Gross revenue in the three months to Dec 31 was up 3.1 per cent to $24.7 million, as rental income contributed from the properties acquired in July and September was offset by the depreciation of the Japanese yen. Revenue was also boosted by higher rents from Singapore properties.
Net property income for the quarter rose 3.4 per cent to $23.2 million.
For the financial year ended Dec 31, DPU grew 4.2 per cent over the previous year to 10.75 cents.
Excluding a one-off tax adjustment of $0.7 million in 2012, the DPU growth would have been 5.5 per cent, the trust said.
Gross revenue for 2013 was $93.7 million compared with $94.1 million for 2012, a decrease of 0.4 per cent.

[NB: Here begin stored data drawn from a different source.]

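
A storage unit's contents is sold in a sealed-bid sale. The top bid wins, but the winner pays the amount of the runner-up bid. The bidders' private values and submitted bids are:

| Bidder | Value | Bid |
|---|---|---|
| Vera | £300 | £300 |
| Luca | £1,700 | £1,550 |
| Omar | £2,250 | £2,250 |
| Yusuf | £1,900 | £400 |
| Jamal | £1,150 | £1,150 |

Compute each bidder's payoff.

Payoffs: Vera £0, Luca £0, Omar £700, Yusuf £0, Jamal £0.

Bids in descending order: Omar £2,250, then Luca £1,550, then Jamal £1,150, then Yusuf £400, then Vera £300.
Omar has the top bid and wins; the price is the second-highest bid, £1,550.
Omar's payoff = £2,250 − £1,550 = £700. All other bidders lose, so their payoff is 0.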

This was mainly due to depreciation of the Japanese yen offset by the revenue contribution from the properties acquired in 2012 and 2013, and higher rent from existing properties.
In its financial report released on Friday, the company said it maintains a "neutral outlook" about its medium-term acquisition prospects, as global markets are beginning to show signs of stabilising.
"We continue to believe that the long-term prospects of the regional healthcare industry will continue to be robust due to rising demand for better quality private healthcare services driven by the fast-ageing populations," it said.
PLife Reit's counter fell one cent to close at $2.28 on Friday. The financial results were released after the market closed.